Eine der Folgen des Vertrauensverlustes der klassischen Medien ist, dass kaum noch jemand journalistischen Berichten glaubt. Die Journalisten haben im Internetzeitalter ihre Gatekeeper-Funktion verloren. Das wäre ja an sich nicht problematisch, wenn nicht Politik, Wirtschaft und die interessierte Öffentlichkeit darauf angewiesen wäre, wenigstens ungefähr zu wissen, was denn tatsächlich passiert. So sucht sich jede und jeder aus dem Netz die Wahrheit, die passt oder zu passen scheint.

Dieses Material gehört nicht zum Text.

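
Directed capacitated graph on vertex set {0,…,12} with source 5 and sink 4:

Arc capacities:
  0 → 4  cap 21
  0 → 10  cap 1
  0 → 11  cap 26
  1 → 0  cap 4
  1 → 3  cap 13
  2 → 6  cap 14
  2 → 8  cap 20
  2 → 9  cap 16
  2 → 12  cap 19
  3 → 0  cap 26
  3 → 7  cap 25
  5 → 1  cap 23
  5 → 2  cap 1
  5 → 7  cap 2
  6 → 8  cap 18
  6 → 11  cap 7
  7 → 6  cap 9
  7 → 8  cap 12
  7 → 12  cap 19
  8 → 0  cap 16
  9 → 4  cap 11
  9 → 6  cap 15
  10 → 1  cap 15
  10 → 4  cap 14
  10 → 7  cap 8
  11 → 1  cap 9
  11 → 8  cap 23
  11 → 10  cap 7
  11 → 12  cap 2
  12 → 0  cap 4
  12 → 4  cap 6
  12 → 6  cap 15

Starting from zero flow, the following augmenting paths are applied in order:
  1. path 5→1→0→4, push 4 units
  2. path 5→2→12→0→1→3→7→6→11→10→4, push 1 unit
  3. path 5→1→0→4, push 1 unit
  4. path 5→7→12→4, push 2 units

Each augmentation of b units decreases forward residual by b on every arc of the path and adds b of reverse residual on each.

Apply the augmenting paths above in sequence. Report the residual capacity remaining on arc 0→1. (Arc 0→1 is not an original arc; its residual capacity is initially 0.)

Residual capacity of (0,1): 4

after path 1 (5→1→0→4, push 4): res(0,1)=4
after path 2 (5→2→12→0→1→3→7→6→11→10→4, push 1): res(0,1)=3
after path 3 (5→1→0→4, push 1): res(0,1)=4
after path 4 (5→7→12→4, push 2): res(0,1)=4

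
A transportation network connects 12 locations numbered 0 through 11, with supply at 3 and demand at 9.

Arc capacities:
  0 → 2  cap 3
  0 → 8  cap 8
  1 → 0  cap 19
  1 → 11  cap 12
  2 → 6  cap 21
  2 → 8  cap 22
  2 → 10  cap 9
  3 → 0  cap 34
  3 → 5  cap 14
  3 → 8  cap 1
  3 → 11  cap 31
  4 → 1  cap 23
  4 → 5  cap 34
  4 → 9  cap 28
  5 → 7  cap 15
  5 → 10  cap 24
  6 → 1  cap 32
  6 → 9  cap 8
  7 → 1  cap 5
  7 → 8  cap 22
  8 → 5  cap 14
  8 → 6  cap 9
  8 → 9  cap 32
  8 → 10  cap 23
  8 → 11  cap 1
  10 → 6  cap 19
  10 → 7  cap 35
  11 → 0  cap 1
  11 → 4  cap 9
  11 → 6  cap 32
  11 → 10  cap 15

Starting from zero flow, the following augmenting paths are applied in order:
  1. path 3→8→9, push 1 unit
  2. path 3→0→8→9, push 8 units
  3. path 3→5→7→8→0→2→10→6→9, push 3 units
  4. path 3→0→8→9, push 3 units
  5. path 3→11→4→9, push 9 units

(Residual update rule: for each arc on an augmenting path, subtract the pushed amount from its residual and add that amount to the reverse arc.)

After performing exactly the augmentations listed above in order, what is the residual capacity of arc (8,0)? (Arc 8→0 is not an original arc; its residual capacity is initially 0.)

Residual capacity of (8,0): 8

after path 1 (3→8→9, push 1): res(8,0)=0
after path 2 (3→0→8→9, push 8): res(8,0)=8
after path 3 (3→5→7→8→0→2→10→6→9, push 3): res(8,0)=5
after path 4 (3→0→8→9, push 3): res(8,0)=8
after path 5 (3→11→4→9, push 9): res(8,0)=8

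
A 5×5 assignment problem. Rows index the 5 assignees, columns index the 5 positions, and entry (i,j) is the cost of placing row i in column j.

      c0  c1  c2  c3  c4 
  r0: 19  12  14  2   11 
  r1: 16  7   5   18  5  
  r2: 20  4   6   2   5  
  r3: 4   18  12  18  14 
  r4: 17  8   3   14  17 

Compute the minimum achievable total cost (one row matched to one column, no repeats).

Minimum assignment cost: 18

optimal assignment: row0→col3 (cost 2), row1→col4 (cost 5), row2→col1 (cost 4), row3→col0 (cost 4), row4→col2 (cost 3)
total = 2 + 5 + 4 + 4 + 3 = 18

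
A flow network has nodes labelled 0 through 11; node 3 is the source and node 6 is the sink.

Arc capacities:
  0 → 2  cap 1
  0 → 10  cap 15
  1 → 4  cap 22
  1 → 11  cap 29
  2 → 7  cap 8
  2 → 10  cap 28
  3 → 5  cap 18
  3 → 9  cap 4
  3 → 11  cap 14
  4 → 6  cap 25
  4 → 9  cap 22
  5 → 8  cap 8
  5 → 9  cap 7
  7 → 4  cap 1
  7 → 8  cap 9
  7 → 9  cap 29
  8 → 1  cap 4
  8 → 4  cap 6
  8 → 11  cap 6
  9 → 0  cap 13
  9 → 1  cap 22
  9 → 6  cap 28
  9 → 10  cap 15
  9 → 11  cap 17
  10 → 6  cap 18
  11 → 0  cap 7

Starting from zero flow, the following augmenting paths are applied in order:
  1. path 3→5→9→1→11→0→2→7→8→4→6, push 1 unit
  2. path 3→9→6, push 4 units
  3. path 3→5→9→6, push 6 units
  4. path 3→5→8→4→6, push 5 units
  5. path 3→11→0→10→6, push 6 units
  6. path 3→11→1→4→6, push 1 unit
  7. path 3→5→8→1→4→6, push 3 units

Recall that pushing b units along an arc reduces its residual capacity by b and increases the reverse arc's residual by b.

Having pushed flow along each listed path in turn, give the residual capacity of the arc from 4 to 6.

Residual capacity of (4,6): 15

after path 1 (3→5→9→1→11→0→2→7→8→4→6, push 1): res(4,6)=24
after path 2 (3→9→6, push 4): res(4,6)=24
after path 3 (3→5→9→6, push 6): res(4,6)=24
after path 4 (3→5→8→4→6, push 5): res(4,6)=19
after path 5 (3→11→0→10→6, push 6): res(4,6)=19
after path 6 (3→11→1→4→6, push 1): res(4,6)=18
after path 7 (3→5→8→1→4→6, push 3): res(4,6)=15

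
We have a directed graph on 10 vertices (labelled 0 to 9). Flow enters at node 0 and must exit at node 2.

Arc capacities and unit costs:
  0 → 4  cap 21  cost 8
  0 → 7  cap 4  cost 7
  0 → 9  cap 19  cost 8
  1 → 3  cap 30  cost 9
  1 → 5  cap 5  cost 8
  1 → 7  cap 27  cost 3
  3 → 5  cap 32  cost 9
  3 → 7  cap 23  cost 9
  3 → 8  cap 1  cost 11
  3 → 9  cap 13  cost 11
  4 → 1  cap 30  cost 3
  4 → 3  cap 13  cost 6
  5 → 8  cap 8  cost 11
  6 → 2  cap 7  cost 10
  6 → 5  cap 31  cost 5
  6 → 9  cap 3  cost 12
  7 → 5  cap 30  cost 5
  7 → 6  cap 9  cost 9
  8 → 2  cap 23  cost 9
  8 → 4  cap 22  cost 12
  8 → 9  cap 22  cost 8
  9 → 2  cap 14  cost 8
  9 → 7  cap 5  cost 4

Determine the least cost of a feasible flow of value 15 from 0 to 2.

Minimum cost for 15 units: 250

shortest-cost path #1: 0→9→2 push 14 @ unit cost 16 (adds 224)
shortest-cost path #2: 0→7→6→2 push 1 @ unit cost 26 (adds 26)
total cost = 250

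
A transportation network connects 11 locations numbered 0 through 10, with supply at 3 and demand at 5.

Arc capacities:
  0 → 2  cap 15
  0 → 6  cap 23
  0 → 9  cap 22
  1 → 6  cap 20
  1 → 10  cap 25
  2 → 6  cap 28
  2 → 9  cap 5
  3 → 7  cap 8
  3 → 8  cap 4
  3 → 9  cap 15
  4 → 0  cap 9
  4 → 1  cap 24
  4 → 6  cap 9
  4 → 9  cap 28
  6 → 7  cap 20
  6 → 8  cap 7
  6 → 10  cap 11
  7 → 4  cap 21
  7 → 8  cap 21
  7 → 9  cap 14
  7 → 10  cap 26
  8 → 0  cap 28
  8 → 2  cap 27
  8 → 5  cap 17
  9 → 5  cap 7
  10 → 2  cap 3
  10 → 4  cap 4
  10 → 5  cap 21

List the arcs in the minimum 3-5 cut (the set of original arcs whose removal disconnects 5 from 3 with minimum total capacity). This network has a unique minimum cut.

augment #1: 3→8→5 push 4
augment #2: 3→9→5 push 7
augment #3: 3→7→8→5 push 8
max flow = 19; residual-reachable set from 3 gives S-side
cut edges (S→T): {(3,7), (3,8), (9,5)} total cap 19

Min-cut arcs: {(3,7), (3,8), (9,5)} (total capacity 19)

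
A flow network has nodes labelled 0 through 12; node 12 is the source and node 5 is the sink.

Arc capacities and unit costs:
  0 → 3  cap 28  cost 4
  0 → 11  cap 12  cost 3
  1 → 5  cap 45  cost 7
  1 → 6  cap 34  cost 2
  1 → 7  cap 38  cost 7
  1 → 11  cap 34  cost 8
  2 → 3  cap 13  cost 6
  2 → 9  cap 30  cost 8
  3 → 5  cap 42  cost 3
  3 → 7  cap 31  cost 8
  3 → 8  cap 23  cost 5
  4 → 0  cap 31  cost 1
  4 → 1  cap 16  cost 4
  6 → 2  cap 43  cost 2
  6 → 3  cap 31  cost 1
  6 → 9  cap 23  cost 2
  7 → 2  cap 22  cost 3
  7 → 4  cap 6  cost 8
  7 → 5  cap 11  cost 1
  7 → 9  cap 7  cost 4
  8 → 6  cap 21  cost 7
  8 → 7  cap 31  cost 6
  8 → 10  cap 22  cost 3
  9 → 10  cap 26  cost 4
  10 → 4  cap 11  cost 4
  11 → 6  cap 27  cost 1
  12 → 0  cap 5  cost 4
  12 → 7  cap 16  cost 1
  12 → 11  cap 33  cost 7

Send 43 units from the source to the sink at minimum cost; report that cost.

Minimum cost for 43 units: 401

shortest-cost path #1: 12→7→5 push 11 @ unit cost 2 (adds 22)
shortest-cost path #2: 12→0→3→5 push 5 @ unit cost 11 (adds 55)
shortest-cost path #3: 12→11→6→3→5 push 27 @ unit cost 12 (adds 324)
total cost = 401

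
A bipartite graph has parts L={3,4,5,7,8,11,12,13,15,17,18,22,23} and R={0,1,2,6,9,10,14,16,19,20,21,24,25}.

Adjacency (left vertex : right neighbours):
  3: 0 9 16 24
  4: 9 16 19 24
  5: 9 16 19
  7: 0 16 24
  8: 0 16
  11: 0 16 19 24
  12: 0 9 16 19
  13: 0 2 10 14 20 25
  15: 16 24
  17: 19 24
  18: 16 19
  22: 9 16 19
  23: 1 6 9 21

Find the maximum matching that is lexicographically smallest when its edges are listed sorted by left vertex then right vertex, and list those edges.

|M| = 7 (so the lex-smallest maximum matching has 7 edges)
process left vertices in ascending order; for each, take the smallest-labelled available neighbour that still permits 7 edges overall, or leave it unmatched if none does
lex-smallest matching: {3-0, 4-9, 5-16, 7-24, 11-19, 13-2, 23-1}

Lex-smallest maximum matching: {(3,0), (4,9), (5,16), (7,24), (11,19), (13,2), (23,1)}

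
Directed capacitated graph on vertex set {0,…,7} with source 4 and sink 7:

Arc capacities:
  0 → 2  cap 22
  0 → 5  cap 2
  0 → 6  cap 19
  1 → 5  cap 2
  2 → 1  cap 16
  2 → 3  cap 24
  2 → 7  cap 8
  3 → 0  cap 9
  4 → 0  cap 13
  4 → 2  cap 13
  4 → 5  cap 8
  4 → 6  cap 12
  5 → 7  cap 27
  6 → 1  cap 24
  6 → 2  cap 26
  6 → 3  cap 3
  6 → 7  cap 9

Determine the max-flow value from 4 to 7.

augment #1: 4→2→7 bottleneck 8, total now 8
augment #2: 4→5→7 bottleneck 8, total now 16
augment #3: 4→6→7 bottleneck 9, total now 25
augment #4: 4→0→5→7 bottleneck 2, total now 27
augment #5: 4→2→1→5→7 bottleneck 2, total now 29

Maximum flow value: 29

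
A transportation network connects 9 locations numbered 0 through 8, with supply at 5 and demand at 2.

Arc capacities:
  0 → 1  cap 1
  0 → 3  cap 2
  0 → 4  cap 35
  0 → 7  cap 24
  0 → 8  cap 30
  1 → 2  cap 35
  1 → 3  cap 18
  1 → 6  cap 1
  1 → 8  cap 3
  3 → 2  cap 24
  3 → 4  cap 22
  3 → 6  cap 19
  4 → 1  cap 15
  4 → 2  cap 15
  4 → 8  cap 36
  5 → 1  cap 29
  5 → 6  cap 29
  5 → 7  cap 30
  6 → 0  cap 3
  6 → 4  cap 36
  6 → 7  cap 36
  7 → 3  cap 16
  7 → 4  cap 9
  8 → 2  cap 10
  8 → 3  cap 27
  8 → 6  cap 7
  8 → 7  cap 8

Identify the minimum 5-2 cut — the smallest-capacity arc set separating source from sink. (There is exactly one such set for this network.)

Min-cut arcs: {(5,1), (5,6), (7,3), (7,4)} (total capacity 83)

augment #1: 5→1→2 push 29
augment #2: 5→6→4→2 push 15
augment #3: 5→7→3→2 push 16
augment #4: 5→6→0→1→2 push 1
augment #5: 5→6→0→3→2 push 2
augment #6: 5→6→4→1→2 push 5
augment #7: 5→6→4→8→2 push 6
augment #8: 5→7→4→8→2 push 4
augment #9: 5→7→4→1→3→2 push 5
max flow = 83; residual-reachable set from 5 gives S-side
cut edges (S→T): {(5,1), (5,6), (7,3), (7,4)} total cap 83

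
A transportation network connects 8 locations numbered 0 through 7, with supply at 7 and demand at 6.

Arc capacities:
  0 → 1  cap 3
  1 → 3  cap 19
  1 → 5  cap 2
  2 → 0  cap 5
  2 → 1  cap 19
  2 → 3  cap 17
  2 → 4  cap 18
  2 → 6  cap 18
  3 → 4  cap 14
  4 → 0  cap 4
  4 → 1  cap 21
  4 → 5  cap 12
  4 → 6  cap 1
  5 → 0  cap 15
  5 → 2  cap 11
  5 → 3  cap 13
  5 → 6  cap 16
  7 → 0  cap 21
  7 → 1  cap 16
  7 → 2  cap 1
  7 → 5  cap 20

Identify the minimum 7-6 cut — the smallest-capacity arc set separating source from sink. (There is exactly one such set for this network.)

Min-cut arcs: {(4,6), (5,2), (5,6), (7,2)} (total capacity 29)

augment #1: 7→2→6 push 1
augment #2: 7→5→6 push 16
augment #3: 7→5→2→6 push 4
augment #4: 7→1→3→4→6 push 1
augment #5: 7→1→5→2→6 push 2
augment #6: 7→1→3→4→5→2→6 push 5
max flow = 29; residual-reachable set from 7 gives S-side
cut edges (S→T): {(4,6), (5,2), (5,6), (7,2)} total cap 29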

Anstatt, dass nach Chemnitz die Medien selbstkritisch über das nachdenken, was sie für ein kommunikatives Durcheinander produzierten, kritisieren nicht wenige – und aus der Ferne – diejenigen, die das Bild zurechtrücken. Ein übliches Vorgehen wie bei der sprichwörtlichen Krähe.
Doch die allgemeine Verunsicherung beim Publikum ist unterdessen so groß geworden, dass – um für sich Ruhe und Gewissheit zu finden – das gesamte demokratische System infrage gestellt wird. Das ist das eigentliche Problem.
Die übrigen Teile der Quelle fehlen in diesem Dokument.